Discussing the peer review process involved in the publication of his upcoming book on Charles Ives, composer/musicologist Kyle Gann notes the pressure on an academic author to quote other scholars liberally or be accused of “insufficient engagement with work in the field.” Gann objects that "apparently if I mention a chord on page 17, and another author mentioned the same chord in a book written in 1994, I’m expected to preface my remark with, 'As Professor X has aptly pointed out….' – lest the reader think I am arrogant enough to speak on my own authority, or – saints preserve us! – that I must not have read Professor X’s book!"
The ritual citing of one's scholarly predecessors surely afflicts literary study as well, and is one of the reasons I myself largely abandoned strictly scholarly writing and don't often read it now unless I can be relatively sure the reflexive acts of scholastic obeisance will be minimal or am sufficiently interested in the subject that I'm willing to overlook them. (And overlook them I do: by now my reading eye almost automatically disregards the strings of tag phrases and extended surveys of "existing scholarship" to seek out the actual argument or analysis the book has to offer.) This egregious practice is separate from the turn away from the "literary" in literary study in favor of historicism and cultural studies that makes me less likely to read academic criticism in the first place, although both are illustrative of the way academic criticism came to be more about securing its own professional autonomy than about literature.

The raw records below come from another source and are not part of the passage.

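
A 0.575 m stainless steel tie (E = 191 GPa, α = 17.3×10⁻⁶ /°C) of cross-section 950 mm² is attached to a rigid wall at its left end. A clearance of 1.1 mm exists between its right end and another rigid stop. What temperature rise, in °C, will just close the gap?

The gap closes when αΔT L = 1.1 mm, since the tie is still unstressed at that instant.
ΔT = 1.1 / (17.3×10⁻⁶ × 575) = 110.6 °C.

ΔT ≈ 111 °C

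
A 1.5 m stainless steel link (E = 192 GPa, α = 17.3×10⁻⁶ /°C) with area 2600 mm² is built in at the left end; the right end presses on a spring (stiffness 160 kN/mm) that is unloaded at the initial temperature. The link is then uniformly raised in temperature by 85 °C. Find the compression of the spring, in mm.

If the spring were absent the link would lengthen by αΔT L = 17.3×10⁻⁶ × 85 × 1500 = 2.206 mm.
Let P be the compressive force at the spring. The link shortens elastically by PL/(AE) and the spring compresses by P/k; together these equal δ_free.
So P = δ_free / [L/(AE) + 1/k] = 2.206 / [ 1500/(2600×192×10³) + 1/(160×10³) ].
P = 2.206 / 9.255×10⁻⁶ = 238300 N.
Spring compression = P/k = 238300/(160×10³) = 1.49 mm.

δ ≈ 1.49 mm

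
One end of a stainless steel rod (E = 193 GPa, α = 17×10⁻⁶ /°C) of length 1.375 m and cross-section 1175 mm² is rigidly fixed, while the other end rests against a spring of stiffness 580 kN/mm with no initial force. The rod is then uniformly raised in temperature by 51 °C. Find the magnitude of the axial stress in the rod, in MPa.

If the spring were absent the rod would lengthen by αΔT L = 17×10⁻⁶ × 51 × 1375 = 1.192 mm.
With a force P in the spring, the elastic change of the rod is PL/(AE) and that of the spring is P/k; compatibility requires their sum to equal δ_free.
P [ L/(AE) + 1/k ] = δ_free → P [ 1375/(1175×193×10³) + 1/(580×10³) ] = 1.192.
P = 1.192 / 7.787×10⁻⁶ = 153100 N.
σ = P/A = 153100/1175 = 130.3 MPa.

σ ≈ 130 MPa (compressive)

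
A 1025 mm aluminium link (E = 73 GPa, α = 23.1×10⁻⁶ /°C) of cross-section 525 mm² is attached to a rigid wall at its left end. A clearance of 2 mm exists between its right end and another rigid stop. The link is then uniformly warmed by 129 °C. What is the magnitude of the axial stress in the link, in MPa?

Unrestrained expansion: δ_free = αΔT L = 23.1×10⁻⁶ × 129 × 1025 = 3.054 mm.
After closing the 2 mm clearance, 3.054 − 2 = 1.054 mm of expansion remains to be suppressed by the wall.
That suppressed elongation corresponds to σ = E·Δ/L = 73×10³ × 1.054/1025 = 75.09 MPa.

σ ≈ 75.1 MPa (compressive)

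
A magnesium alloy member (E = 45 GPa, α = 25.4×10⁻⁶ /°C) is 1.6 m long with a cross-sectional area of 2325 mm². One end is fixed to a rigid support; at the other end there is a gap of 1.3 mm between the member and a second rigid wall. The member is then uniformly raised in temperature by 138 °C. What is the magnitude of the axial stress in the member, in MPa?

If the wall were absent the member would grow by αΔT L = 25.4×10⁻⁶ × 138 × 1600 = 5.608 mm.
The gap closes (δ_free > 1.3 mm) and the wall then resists a further 5.608 − 1.3 = 4.308 mm of expansion.
Compatibility: PL/(AE) = 4.308 mm, so σ = P/A = E × (4.308/1600) = 121.2 MPa.

σ ≈ 121 MPa (compressive)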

Still, New Critics and textual scholars could certainly be as pedantic as critical theorists.
I would not go so far as Gann does, however, in restricting quotation of "work in the field" to the role of "ornament to a piece of writing when the quoted phrase is so striking and memorable that the author couldn’t have come up with anything as evocative himself." Sometimes another critic has provided an insight that has led to a further insight of one's own and needs to be acknowledged. Gann asks "if I can state an idea clearly. . .why would it carry more authority if put into a sentence I stole from another writer?", except quoting an authority isn't stealing an idea but borrowing the authority, and sometimes even the most clearly stated point benefits from that outside authority. Moreover, citing what other critics have said isn't necessarily "to flatter. . .colleagues" but can provide useful context that might help the reader better understand an issue or particular work in a way one's own unadorned remarks cannot.
I often think that nonacademic literary criticism would benefit from increased context of this sort, in particular to make book reviews seem less the equivalent of consumer reports and more the participants in a genuine critical debate about current fiction and poetry. This could be done without pedantry, which does not have to accompany all attempts to think critically about literature.